How to teach children the value of money
Erik Bohjort, psychologist and head of research at the pocket money and chores app Gimi offers advice for equipping children with financial literacy.
The Children’s Commissioner for England recently issued a report entitled Gaming the System calling for stricter regulations to protect children who game online, after revealing how children can spend hundreds of pounds on "loot boxes" online.
Loot boxes are consumable virtual items within video games which can be redeemed in order to receive a variety of virtual commodities, for example, new outfits or skills for a playable character.
This report highlights the importance of educating both children and parents on responsible online gaming practices. In addition, as we’re moving towards a more cashless society, education around money management and establishing healthy money habits at a young age have become even more vital.
The younger generation is fast becoming cashless natives, with one in ten adults across the UK living a cashless life, according to data from UK Finance. Unsurprisingly, the number of contactless payments made in the UK has risen by 171% in the past year, now accounting for over three-quarters of all digital payments in stores (data from mobile payment platform SumUp) across the UK.
As tangible pocket money is becoming increasingly unpopular, children increasingly no longer understand the value of physical money and simple tasks such as working out how many coins are needed to buy a toy or sweets will become obsolete.

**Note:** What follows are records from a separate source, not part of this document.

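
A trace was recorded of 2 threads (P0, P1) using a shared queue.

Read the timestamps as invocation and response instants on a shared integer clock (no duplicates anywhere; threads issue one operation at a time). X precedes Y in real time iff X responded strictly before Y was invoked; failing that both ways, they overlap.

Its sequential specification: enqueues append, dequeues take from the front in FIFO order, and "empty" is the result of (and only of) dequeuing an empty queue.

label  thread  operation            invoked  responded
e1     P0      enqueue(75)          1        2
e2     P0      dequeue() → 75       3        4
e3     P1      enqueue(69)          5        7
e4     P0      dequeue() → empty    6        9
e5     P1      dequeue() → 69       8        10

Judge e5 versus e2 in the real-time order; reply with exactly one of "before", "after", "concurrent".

e5 spans [8,10], e2 spans [3,4]
resp(e2)=4 < inv(e5)=8

after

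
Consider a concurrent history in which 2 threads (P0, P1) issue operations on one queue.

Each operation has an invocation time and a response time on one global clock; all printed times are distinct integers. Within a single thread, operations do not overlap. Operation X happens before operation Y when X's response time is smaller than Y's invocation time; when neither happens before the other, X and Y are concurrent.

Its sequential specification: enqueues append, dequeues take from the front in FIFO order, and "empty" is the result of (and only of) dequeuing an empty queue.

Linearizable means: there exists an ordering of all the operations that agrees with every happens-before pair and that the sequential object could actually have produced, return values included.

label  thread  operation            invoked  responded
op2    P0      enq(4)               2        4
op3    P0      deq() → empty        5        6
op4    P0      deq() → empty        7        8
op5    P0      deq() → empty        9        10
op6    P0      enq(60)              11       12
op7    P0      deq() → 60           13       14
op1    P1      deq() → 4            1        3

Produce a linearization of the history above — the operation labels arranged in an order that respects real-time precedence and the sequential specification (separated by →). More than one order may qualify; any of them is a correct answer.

after step 1 (op2 enq(4)): queue <4>
after step 2 (op1 deq() → 4): queue <>
after step 3 (op3 deq() → empty): queue <>
after step 4 (op4 deq() → empty): queue <>
after step 5 (op5 deq() → empty): queue <>
after step 6 (op6 enq(60)): queue <60>
after step 7 (op7 deq() → 60): queue <>

op2 → op1 → op3 → op4 → op5 → op6 → op7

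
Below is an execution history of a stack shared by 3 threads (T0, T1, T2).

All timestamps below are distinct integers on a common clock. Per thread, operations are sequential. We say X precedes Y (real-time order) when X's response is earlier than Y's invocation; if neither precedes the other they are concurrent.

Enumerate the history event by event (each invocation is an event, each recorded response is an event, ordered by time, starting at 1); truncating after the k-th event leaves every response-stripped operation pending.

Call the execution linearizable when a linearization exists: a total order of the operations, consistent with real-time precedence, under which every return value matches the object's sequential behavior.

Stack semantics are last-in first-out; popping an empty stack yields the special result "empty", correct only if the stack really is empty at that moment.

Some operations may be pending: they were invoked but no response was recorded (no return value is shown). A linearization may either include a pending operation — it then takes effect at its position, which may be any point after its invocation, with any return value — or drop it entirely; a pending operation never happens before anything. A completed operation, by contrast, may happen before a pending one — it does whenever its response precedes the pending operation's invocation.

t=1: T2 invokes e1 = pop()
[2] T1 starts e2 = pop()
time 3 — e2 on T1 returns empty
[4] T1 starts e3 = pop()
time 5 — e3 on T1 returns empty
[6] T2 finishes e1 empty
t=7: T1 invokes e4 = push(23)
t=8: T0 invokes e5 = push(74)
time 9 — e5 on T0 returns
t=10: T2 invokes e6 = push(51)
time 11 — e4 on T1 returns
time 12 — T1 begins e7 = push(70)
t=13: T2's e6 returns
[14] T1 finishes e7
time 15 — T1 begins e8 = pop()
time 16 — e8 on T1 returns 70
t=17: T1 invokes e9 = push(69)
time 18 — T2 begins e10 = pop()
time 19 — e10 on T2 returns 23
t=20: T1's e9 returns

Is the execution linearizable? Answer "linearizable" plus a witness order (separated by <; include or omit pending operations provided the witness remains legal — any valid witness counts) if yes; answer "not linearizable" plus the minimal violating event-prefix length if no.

1. e1 pop() → empty, leaving stack <>
2. e2 pop() → empty, leaving stack <>
3. e3 pop() → empty, leaving stack <>
4. e5 push(74), leaving stack <74>
5. e6 push(51), leaving stack <74,51>
6. e4 push(23), leaving stack <74,51,23>
7. e7 push(70), leaving stack <74,51,23,70>
8. e8 pop() → 70, leaving stack <74,51,23>
9. e10 pop() → 23, leaving stack <74,51>
10. e9 push(69), leaving stack <74,51,69>

linearizable — witness: e1 < e2 < e3 < e5 < e6 < e4 < e7 < e8 < e10 < e9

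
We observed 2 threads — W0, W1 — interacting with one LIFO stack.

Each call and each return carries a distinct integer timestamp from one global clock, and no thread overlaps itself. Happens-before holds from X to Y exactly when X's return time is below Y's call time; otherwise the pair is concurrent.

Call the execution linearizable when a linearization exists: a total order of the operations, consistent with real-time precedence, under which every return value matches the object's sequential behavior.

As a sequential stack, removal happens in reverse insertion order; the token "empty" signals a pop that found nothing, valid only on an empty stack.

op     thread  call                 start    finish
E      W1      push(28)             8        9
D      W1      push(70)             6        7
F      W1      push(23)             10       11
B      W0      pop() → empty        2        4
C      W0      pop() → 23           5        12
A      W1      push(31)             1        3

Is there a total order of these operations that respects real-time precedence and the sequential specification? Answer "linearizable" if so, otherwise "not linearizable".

one valid linearization: B, A, D, E, F, C
1. B pop() → empty, leaving stack <>
2. A push(31), leaving stack <31>
3. D push(70), leaving stack <31,70>
4. E push(28), leaving stack <31,70,28>
5. F push(23), leaving stack <31,70,28,23>
6. C pop() → 23, leaving stack <31,70,28>

linearizable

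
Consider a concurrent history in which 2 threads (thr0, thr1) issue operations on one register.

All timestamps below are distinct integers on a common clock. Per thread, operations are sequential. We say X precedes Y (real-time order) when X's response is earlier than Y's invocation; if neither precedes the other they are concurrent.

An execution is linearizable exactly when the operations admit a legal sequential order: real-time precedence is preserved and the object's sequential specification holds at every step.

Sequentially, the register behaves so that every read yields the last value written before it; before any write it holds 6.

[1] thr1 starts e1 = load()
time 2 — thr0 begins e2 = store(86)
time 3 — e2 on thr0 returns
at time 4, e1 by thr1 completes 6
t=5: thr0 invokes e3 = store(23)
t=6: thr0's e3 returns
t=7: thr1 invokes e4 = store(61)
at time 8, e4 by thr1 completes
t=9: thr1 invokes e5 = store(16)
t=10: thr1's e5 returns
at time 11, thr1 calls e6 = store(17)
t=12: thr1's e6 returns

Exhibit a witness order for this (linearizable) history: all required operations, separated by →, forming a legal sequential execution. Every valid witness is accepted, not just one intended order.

e1 → e2 → e3 → e4 → e5 → e6

after step 1 (e1 load() → 6): value 6
after step 2 (e2 store(86)): value 86
after step 3 (e3 store(23)): value 23
after step 4 (e4 store(61)): value 61
after step 5 (e5 store(16)): value 16
after step 6 (e6 store(17)): value 17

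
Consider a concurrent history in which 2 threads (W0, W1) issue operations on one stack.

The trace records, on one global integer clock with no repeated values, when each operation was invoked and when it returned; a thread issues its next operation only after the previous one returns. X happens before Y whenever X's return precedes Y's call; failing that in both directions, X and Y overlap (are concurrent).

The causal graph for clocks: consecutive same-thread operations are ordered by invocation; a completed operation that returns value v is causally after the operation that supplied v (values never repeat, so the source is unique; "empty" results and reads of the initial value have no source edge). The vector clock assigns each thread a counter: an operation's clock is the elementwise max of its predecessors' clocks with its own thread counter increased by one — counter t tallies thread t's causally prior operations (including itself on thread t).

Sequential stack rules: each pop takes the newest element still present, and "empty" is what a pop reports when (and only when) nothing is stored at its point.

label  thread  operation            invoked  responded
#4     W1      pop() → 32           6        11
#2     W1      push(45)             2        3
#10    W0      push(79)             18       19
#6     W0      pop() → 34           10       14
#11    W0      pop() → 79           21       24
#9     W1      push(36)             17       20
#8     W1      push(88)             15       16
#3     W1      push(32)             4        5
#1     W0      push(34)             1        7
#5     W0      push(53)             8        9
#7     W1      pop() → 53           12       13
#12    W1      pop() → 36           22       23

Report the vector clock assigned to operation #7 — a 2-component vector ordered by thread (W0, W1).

invoked at 2, #2 has no predecessors; its own W1 bump gives (0, 1)
invoked at 1, #1 has no predecessors; its own W0 bump gives (1, 0)
#3 (invocation 4): componentwise max over VC(#2)=(0, 1), +1 at W1, giving (0, 2)
#5 (invocation 8): componentwise max over VC(#1)=(1, 0), +1 at W0, giving (2, 0)
#4 (invocation 6): componentwise max over VC(#3)=(0, 2), +1 at W1, giving (0, 3)
#6 (invocation 10): componentwise max over VC(#1)=(1, 0), VC(#5)=(2, 0), +1 at W0, giving (3, 0)
#10 (invocation 18): componentwise max over VC(#6)=(3, 0), +1 at W0, giving (4, 0)
#11 (invocation 21): componentwise max over VC(#10)=(4, 0), +1 at W0, giving (5, 0)
#7 (invocation 12): componentwise max over VC(#4)=(0, 3), VC(#5)=(2, 0), +1 at W1, giving (2, 4)
#8 (invocation 15): componentwise max over VC(#7)=(2, 4), +1 at W1, giving (2, 5)
#9 (invocation 17): componentwise max over VC(#8)=(2, 5), +1 at W1, giving (2, 6)
#12 (invocation 22): componentwise max over VC(#9)=(2, 6), +1 at W1, giving (2, 7)
target: VC(#7) = (2, 4)

(2, 4)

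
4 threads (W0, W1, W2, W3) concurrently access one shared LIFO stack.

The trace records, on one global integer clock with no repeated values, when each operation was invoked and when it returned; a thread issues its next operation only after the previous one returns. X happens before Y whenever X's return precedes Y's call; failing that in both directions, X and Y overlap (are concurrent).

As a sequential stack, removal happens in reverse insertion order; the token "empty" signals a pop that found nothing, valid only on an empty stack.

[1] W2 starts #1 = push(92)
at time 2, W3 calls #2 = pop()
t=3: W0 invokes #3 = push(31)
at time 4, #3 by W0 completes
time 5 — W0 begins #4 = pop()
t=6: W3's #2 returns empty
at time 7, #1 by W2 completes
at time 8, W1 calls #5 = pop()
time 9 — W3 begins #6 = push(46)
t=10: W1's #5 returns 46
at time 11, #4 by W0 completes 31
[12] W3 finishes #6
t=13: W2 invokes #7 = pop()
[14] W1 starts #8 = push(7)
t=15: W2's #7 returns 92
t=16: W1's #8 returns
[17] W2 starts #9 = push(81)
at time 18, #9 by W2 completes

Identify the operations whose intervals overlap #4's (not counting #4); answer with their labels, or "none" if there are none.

#4 runs from 5 to 11; window-overlapping ops are concurrent
#1 [1,7]: concurrent
#2 [2,6]: concurrent
#3 [3,4]: before
#5 [8,10]: concurrent
#6 [9,12]: concurrent
#7 [13,15]: after
#8 [14,16]: after
#9 [17,18]: after

#1, #2, #5, #6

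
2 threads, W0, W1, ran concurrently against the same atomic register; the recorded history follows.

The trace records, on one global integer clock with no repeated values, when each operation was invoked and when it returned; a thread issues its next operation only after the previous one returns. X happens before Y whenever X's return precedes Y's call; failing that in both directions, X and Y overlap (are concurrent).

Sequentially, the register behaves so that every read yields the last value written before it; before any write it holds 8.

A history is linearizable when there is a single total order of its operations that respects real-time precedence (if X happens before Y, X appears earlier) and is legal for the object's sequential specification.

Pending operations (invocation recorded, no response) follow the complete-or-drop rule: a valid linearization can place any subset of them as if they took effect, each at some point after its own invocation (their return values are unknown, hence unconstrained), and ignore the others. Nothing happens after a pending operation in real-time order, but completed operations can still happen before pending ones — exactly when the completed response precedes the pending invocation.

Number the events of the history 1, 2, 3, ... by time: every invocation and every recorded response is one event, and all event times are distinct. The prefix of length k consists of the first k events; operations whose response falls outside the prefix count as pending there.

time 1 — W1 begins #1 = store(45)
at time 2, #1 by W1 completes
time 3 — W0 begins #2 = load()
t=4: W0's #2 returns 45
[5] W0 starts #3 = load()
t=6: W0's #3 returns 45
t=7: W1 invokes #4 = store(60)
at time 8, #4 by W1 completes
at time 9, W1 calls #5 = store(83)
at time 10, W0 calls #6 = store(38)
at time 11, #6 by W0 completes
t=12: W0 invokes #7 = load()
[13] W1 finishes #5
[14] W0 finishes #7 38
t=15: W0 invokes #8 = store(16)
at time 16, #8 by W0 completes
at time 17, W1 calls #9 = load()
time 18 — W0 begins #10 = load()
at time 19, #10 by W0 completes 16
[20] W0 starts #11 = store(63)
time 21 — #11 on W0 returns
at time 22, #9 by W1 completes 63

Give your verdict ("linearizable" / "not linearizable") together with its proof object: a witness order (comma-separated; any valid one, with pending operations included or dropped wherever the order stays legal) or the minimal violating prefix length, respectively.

1. #1 store(45), leaving value 45
2. #2 load() → 45, leaving value 45
3. #3 load() → 45, leaving value 45
4. #4 store(60), leaving value 60
5. #5 store(83), leaving value 83
6. #6 store(38), leaving value 38
7. #7 load() → 38, leaving value 38
8. #8 store(16), leaving value 16
9. #10 load() → 16, leaving value 16
10. #11 store(63), leaving value 63
11. #9 load() → 63, leaving value 63

linearizable — witness: #1, #2, #3, #4, #5, #6, #7, #8, #10, #11, #9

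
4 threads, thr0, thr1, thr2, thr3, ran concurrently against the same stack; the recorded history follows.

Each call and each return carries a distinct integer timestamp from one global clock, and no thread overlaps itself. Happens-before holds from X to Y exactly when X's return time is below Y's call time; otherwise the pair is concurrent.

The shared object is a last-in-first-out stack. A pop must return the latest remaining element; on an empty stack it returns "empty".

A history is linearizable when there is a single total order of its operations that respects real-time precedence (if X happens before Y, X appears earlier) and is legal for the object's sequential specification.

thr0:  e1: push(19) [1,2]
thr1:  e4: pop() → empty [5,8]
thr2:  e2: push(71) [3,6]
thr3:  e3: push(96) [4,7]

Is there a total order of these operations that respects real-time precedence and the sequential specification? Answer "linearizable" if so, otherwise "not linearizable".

through event 7 a valid linearization exists; event 8 (e4 responding at time 8) ends that
4 completed operations, 6 real-time-consistent orders — every stack replay fails
e.g. e1, e2, e3, e4: illegal at step 4, since e4 pop() → empty cannot apply there
e.g. e1, e2, e4, e3: illegal at step 3, since e4 pop() → empty cannot apply there

not linearizable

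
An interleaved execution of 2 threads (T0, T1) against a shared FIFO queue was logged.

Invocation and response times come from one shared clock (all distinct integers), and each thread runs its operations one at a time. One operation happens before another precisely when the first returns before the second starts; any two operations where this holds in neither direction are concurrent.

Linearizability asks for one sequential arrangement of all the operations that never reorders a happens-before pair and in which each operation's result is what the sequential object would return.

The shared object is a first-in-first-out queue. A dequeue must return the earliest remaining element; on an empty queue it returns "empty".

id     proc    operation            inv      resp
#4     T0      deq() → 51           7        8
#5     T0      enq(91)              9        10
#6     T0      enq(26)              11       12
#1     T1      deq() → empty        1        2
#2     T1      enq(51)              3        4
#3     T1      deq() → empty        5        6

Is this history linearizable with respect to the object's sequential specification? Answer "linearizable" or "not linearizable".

through event 5 a valid linearization exists; event 6 (#3 responding at time 6) ends that
exhaustive check: the 3 completed FIFO queue ops admit one real-time order; illegal
take #1, #2, #3: step 3 already fails, because #3 deq() → empty cannot occur there

not linearizable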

However, schools and parents can together improve financial literacy among children by introducing new ways of teaching good money habits, so younger generations will grow up with financial independence and understanding.
Read more: 5 Money lessons to teach your grandchildren
Gaming and the use of gaming currencies can teach children about money and are sometimes positive places to practice the behaviours of earning, spending, and saving. So what can parents do to help their children to become responsible gamers?
- When it comes to online gaming, it's valuable for parents/guardians to invest time into understanding the games their child likes. Try to gain an understanding of why and how in-game currencies such as “V-bucks” or “Robux” and loot boxes are wanted or needed.
- Together with your child, set up structures and guidelines for how to avoid, gain, purchase or spend these currencies wisely.
- Discuss with your child how to evaluate the relationship between time, money and desire, or being critical of games that require purchases to move forward. Discuss why staying away from such games might be the best option.
- Have an open discussion with your children about marketing ploys such as buyer offers or discounts.
- For older children, it might be enough to put the cost into perspective to values they are used to handling. For example, “How many days worth of weekly or monthly pocket money does this in-game purchase equate to?” Thus helping your child understand the consequences some games have when making in-game purchases.
Parents can also, at an early age, introduce financial concepts, such as:
- Giving your child regular pocket money, big enough to cover basic wants, but small enough to encourage them to prioritise and save. This can be done with real-money or with a digital piggy bank, such as the children’s pocket money and chores app, Gimi.
- Involving them in everyday money management activities, like planning what to buy at the supermarket, show them how you calculate spending or even involve them in the handling of the household bills. Encouraging children to make decisions about a specific amount of money is a great way to learn about the value of money.
- Giving children, or encouraging them to suggest, activities or day to day tasks revolving around money management. This is not only truly enjoyable for children but it helps them become confident and decisive, whether that be about savings, interest rates, or allowances. Start with planning an activity together and then define a budget, for example, £20, discuss how you would like to use the money while taking into account what is affordable. Then, research what things you will buy, work out which items may be better to buy (are there any offers available etc). As you carry out each part of the activity, make sure to save all the receipts, and then evaluate if you managed to stay within, or broke your budget. This practice of setting a budget is very useful and fun for both parents and children.
- Giving your children or encouraging them to suggest a regular chore which can be rewarded with some pocket money. Usually, such chores are the most appropriate when the chore itself is just outside the scope of what is considered to be done at a certain age. I.e, 14-year-olds are often making their own beds, so introducing a reward for such a “chore” is not a good idea, however, emptying the dishwasher might be just right for a nine-year-old. These types of chores will help them to get an understanding of earning money and the relationship between time, effort and money, all through positive reinforcement.
Educating children through positive reinforcement, encouragement by paving the way for them to act on their own curiosity and interest are some of the most important factors for learning.
Coming up with and doing activities or day to day tasks together with your children, is not only much more enjoyable for your child, but it also helps them to become more confident and decisive about making their own decisions, whether that be about savings, interest rates, or allowances.
Children will become more financially independent and wiser to online spending, paving the way to breaking the trend of financial illiteracy amongst children and young people.